I realized that some words actually reduced rather than increasing the text compression.

Is the data getting lost? redirecting-why or why not would this process result in data being lost?
How can data be reconstructed? Using the dictionary


I compressed the poem, “She Sells Sea Shells”. I was able to get 25.84%. However, as I tried to add additional repeated patterns to the dictionary, the compression percentage went down.

My heuristic boiled down to the following steps:

  1. I looked for repeated phrases first and added them to the dictionary
  2. As I added phrases and/or words to the dictionary, I monitored the Compression %.
  3. If something I put in reduced the compression rate, I took it out of the dictionary.
  4. I continued compressing with additional repeated words.

Reminding the students that trial and error is okay and that it will add to the challenge of these activities.

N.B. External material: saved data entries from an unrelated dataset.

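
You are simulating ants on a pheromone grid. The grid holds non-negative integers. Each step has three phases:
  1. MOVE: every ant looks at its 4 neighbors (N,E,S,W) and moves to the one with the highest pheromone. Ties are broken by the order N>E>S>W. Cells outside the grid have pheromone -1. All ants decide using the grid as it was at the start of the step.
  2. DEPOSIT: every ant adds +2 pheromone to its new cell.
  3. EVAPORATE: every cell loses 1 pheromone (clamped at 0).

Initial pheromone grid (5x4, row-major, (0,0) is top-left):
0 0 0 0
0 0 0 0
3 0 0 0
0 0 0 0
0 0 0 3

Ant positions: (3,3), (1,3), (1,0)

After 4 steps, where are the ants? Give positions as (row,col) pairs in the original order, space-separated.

Step 1: ant0:(3,3)->S->(4,3) | ant1:(1,3)->N->(0,3) | ant2:(1,0)->S->(2,0)
  grid max=4 at (2,0)
Step 2: ant0:(4,3)->N->(3,3) | ant1:(0,3)->S->(1,3) | ant2:(2,0)->N->(1,0)
  grid max=3 at (2,0)
Step 3: ant0:(3,3)->S->(4,3) | ant1:(1,3)->N->(0,3) | ant2:(1,0)->S->(2,0)
  grid max=4 at (2,0)
Step 4: ant0:(4,3)->N->(3,3) | ant1:(0,3)->S->(1,3) | ant2:(2,0)->N->(1,0)
  grid max=3 at (2,0)

(3,3) (1,3) (1,0)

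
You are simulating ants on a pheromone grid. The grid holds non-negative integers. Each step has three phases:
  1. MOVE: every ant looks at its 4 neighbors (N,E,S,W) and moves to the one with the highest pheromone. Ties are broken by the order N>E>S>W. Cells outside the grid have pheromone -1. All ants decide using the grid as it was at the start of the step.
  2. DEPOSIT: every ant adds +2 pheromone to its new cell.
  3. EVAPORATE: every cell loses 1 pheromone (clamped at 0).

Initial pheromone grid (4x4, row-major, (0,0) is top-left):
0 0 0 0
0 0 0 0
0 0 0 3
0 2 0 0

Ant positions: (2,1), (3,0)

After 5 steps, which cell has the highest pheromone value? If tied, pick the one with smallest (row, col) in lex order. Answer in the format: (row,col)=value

Answer: (3,1)=9

Derivation:
Step 1: ant0:(2,1)->S->(3,1) | ant1:(3,0)->E->(3,1)
  grid max=5 at (3,1)
Step 2: ant0:(3,1)->N->(2,1) | ant1:(3,1)->N->(2,1)
  grid max=4 at (3,1)
Step 3: ant0:(2,1)->S->(3,1) | ant1:(2,1)->S->(3,1)
  grid max=7 at (3,1)
Step 4: ant0:(3,1)->N->(2,1) | ant1:(3,1)->N->(2,1)
  grid max=6 at (3,1)
Step 5: ant0:(2,1)->S->(3,1) | ant1:(2,1)->S->(3,1)
  grid max=9 at (3,1)
Final grid:
  0 0 0 0
  0 0 0 0
  0 4 0 0
  0 9 0 0
Max pheromone 9 at (3,1)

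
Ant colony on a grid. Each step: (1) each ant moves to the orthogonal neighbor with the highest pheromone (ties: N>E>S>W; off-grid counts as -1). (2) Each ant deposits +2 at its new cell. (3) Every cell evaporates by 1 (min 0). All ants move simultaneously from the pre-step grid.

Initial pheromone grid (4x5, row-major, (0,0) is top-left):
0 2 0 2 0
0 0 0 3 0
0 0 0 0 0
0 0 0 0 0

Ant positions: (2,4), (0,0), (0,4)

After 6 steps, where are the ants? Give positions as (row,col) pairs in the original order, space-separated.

Step 1: ant0:(2,4)->N->(1,4) | ant1:(0,0)->E->(0,1) | ant2:(0,4)->W->(0,3)
  grid max=3 at (0,1)
Step 2: ant0:(1,4)->W->(1,3) | ant1:(0,1)->E->(0,2) | ant2:(0,3)->S->(1,3)
  grid max=5 at (1,3)
Step 3: ant0:(1,3)->N->(0,3) | ant1:(0,2)->E->(0,3) | ant2:(1,3)->N->(0,3)
  grid max=7 at (0,3)
Step 4: ant0:(0,3)->S->(1,3) | ant1:(0,3)->S->(1,3) | ant2:(0,3)->S->(1,3)
  grid max=9 at (1,3)
Step 5: ant0:(1,3)->N->(0,3) | ant1:(1,3)->N->(0,3) | ant2:(1,3)->N->(0,3)
  grid max=11 at (0,3)
Step 6: ant0:(0,3)->S->(1,3) | ant1:(0,3)->S->(1,3) | ant2:(0,3)->S->(1,3)
  grid max=13 at (1,3)

(1,3) (1,3) (1,3)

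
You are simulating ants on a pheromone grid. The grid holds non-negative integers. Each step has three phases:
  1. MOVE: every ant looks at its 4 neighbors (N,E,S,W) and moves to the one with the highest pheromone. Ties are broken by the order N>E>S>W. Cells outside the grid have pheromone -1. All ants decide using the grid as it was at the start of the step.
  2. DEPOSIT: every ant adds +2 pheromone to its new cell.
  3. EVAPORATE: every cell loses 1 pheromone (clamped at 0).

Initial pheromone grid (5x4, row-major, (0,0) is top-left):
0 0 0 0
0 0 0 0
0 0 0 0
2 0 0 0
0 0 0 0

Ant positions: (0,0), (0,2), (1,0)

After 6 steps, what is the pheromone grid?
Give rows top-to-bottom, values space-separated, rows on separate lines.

After step 1: ants at (0,1),(0,3),(0,0)
  1 1 0 1
  0 0 0 0
  0 0 0 0
  1 0 0 0
  0 0 0 0
After step 2: ants at (0,0),(1,3),(0,1)
  2 2 0 0
  0 0 0 1
  0 0 0 0
  0 0 0 0
  0 0 0 0
After step 3: ants at (0,1),(0,3),(0,0)
  3 3 0 1
  0 0 0 0
  0 0 0 0
  0 0 0 0
  0 0 0 0
After step 4: ants at (0,0),(1,3),(0,1)
  4 4 0 0
  0 0 0 1
  0 0 0 0
  0 0 0 0
  0 0 0 0
After step 5: ants at (0,1),(0,3),(0,0)
  5 5 0 1
  0 0 0 0
  0 0 0 0
  0 0 0 0
  0 0 0 0
After step 6: ants at (0,0),(1,3),(0,1)
  6 6 0 0
  0 0 0 1
  0 0 0 0
  0 0 0 0
  0 0 0 0

6 6 0 0
0 0 0 1
0 0 0 0
0 0 0 0
0 0 0 0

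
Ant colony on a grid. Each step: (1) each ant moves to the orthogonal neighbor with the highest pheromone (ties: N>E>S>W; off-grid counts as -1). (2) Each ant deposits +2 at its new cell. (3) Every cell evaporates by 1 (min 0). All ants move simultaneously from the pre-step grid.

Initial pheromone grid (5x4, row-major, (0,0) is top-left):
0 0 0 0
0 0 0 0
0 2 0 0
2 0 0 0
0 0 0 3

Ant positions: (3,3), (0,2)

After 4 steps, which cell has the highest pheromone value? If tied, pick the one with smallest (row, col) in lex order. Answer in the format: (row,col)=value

Step 1: ant0:(3,3)->S->(4,3) | ant1:(0,2)->E->(0,3)
  grid max=4 at (4,3)
Step 2: ant0:(4,3)->N->(3,3) | ant1:(0,3)->S->(1,3)
  grid max=3 at (4,3)
Step 3: ant0:(3,3)->S->(4,3) | ant1:(1,3)->N->(0,3)
  grid max=4 at (4,3)
Step 4: ant0:(4,3)->N->(3,3) | ant1:(0,3)->S->(1,3)
  grid max=3 at (4,3)
Final grid:
  0 0 0 0
  0 0 0 1
  0 0 0 0
  0 0 0 1
  0 0 0 3
Max pheromone 3 at (4,3)

Answer: (4,3)=3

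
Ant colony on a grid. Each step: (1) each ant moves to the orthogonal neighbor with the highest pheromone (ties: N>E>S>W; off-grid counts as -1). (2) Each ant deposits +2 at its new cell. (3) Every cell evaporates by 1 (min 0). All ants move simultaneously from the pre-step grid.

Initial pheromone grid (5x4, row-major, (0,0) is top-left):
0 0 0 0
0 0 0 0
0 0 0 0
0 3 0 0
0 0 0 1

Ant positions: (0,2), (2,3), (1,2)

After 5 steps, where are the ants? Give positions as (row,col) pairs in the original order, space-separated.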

So this is the thing about this kind of text compression…there is always a tipping point where the amount of stuff in the dictionary overwhelms the benefits of the compression. (extreme example: if you added each individual character of the alphabet to the dictionary, you’ve now at least doubled the size of the “compressed” version since you now have to account for two characters were there was just one.

So what you want is to substitute a single characters for as many large groups of characters as possible.

What’s nuts is that there is no way to know what’s best, and what you choose to substitute first makes a difference. But you always reach the tipping point. For example, I’ve attached a screenshot of a way to do “she sells sea shells” that gets ~40% compression. And I followed basically the same heuristic you outlined!


My heuristic was to:
Look for repeating word combinations
Look for basic words